Peruse the internet for okra wisdom and article after article will claim to help you do one thing and one thing only: Cook it completely slime-free. But let’s be real. If you’ve ever sliced okra, you know this is a near-impossible feat. No matter how carefully you leave okra undisturbed in the pan, or how many vinegar soaks you put okra through, it’s still going to get a little slimy.

Slime is just a fact of life when it comes to oft-maligned okra—like pith on an orange, or hairs on a raspberry—and “people either like it or they don’t like it,” says Nik Sharma, author of Veg-Table: Recipes, Techniques, and Plant Science for Big-Flavored, Vegetable-Focused Meals. By embracing the texture, and with some smart cooking, you can be firmly in the “like it” camp. It’s time to work with the slime, and not against it. Here’s how to get started.

What is okra slime?

Okra slime is made up of a type of sugar—a soluble fiber, if we’re getting specific. What we call slime is actually called mucilage (sorry) in the plant world, similar to the jelly of aloe or nopal. You’re more likely to see it after okra pods have been cut and exposed to moisture.

“Water draws out the mucilaginous substance, and pieces of okra might end up sticking to your knife and cutting board,” writes Sharma in Veg-Table. “The more water they meet, the stickier they get.” So to make your prep as easy as possible, give whole okra a thorough pat dry with a kitchen towel before you start slicing.

Work with the slime, not against it

“When added to curries, gravies, and stews,” Sharma continues, “this substance is a boon because it helps thicken the liquid.”

Whether it’s the only thickening agent depends on the dish.

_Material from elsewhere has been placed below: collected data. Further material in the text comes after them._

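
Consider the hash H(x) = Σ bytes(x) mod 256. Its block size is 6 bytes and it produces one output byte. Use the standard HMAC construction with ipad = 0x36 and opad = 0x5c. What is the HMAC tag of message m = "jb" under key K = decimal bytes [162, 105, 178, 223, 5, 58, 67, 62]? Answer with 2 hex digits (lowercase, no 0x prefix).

Key decimal bytes [162, 105, 178, 223, 5, 58, 67, 62] = a2 69 b2 df 05 3a 43 3e is 8 bytes > B = 6, so hash it first: H(key) = 5c, then zero-pad to 6 bytes: K' = 5c 00 00 00 00 00.
K' ⊕ ipad = 6a 36 36 36 36 36.  K' ⊕ opad = 00 5c 5c 5c 5c 5c.
Inner input = (K'⊕ipad) ∥ m = 6a 36 36 36 36 36 ∥ 6a 62.
Inner hash: sum = 106+54+54+54+54+54+106+98 = 580; mod 256 = 68 → 44.
Outer input = (K'⊕opad) ∥ inner = 00 5c 5c 5c 5c 5c ∥ 44.
Outer hash (tag): sum = 0+92+92+92+92+92+68 = 528; mod 256 = 16 → 10.

10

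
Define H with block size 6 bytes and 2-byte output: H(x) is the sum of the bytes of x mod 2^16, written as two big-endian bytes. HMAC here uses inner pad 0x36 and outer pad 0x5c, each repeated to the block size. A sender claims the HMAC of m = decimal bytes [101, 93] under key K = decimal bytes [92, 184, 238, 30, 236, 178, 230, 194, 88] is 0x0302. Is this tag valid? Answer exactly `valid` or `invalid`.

Key decimal bytes [92, 184, 238, 30, 236, 178, 230, 194, 88] = 5c b8 ee 1e ec b2 e6 c2 58 is 9 bytes > B = 6, so hash it first: H(key) = 05 be, then zero-pad to 6 bytes: K' = 05 be 00 00 00 00.
K' ⊕ ipad = 33 88 36 36 36 36; K' ⊕ opad = 59 e2 5c 5c 5c 5c.
Inner hash: sum = 51+136+54+54+54+54+101+93 = 597 → 02 55.
Outer hash (recomputed tag): sum = 89+226+92+92+92+92+2+85 = 770 → 03 02.
Recomputed tag = 0302; claimed = 0302 → match.

valid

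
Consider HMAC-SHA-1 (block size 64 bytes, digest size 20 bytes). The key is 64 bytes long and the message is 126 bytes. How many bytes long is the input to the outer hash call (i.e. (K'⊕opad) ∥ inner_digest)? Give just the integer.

Key is 64 ≤ 64 bytes, zero-padded: |K'| = 64.
Outer input = (K'⊕opad) ∥ H(inner) → 64 + 20 = 84 bytes.

84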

For a pot of gumbo, for example, you’re still going to need to make a roux for that stew-y viscosity that gumbo is known and loved for. But for veggie stews that need just a touch of body to cling to rice or to scoop up with roti, like in this Curry Vegetables recipe, okra slices are a stellar thickener. Both fresh, peak-season okra and the frozen, pre-sliced bags from the supermarket can do the trick.

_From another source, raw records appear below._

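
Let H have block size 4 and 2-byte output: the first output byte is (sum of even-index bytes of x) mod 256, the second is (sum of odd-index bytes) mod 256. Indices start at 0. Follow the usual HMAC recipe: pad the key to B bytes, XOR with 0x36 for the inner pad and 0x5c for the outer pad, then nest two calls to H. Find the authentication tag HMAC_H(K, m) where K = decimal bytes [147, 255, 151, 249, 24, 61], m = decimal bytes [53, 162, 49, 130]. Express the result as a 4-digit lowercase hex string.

8a22

Key decimal bytes [147, 255, 151, 249, 24, 61] = 93 ff 97 f9 18 3d is 6 bytes > B = 4, so hash it first: H(key) = 42 35, then zero-pad to 4 bytes: K' = 42 35 00 00.
K' ⊕ ipad = 74 03 36 36.  K' ⊕ opad = 1e 69 5c 5c.
Inner input = (K'⊕ipad) ∥ m = 74 03 36 36 ∥ 35 a2 31 82.
Inner hash: even-index sum = 272 mod 256 = 16; odd-index sum = 349 mod 256 = 93 → 10 5d.
Outer input = (K'⊕opad) ∥ inner = 1e 69 5c 5c ∥ 10 5d.
Outer hash (tag): even-index sum = 138 mod 256 = 138; odd-index sum = 290 mod 256 = 34 → 8a 22.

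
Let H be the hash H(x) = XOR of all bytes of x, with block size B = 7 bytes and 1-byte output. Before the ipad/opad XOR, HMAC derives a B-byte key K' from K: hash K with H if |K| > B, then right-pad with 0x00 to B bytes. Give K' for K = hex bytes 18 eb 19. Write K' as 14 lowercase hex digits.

18eb1900000000

Key hex bytes 18 eb 19 is 3 bytes ≤ B = 7; zero-pad to 7 bytes: K' = 18 eb 19 00 00 00 00.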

Another reason to love the slime: It’s actually key to the crispiest okra. “The mucilage is basically a carbohydrate—it dehydrates and forms a nice crust on top,” says Sharma. “It adds crunchiness.”

Those carbohydrates help to create that caramelized, crackly okra skin on dishes like this Bhindi Ki Sabzi. Giving it a little agitation in the pan to bring out some of the stickiness, then leaving it undisturbed until it crisps up is the key to that even browning.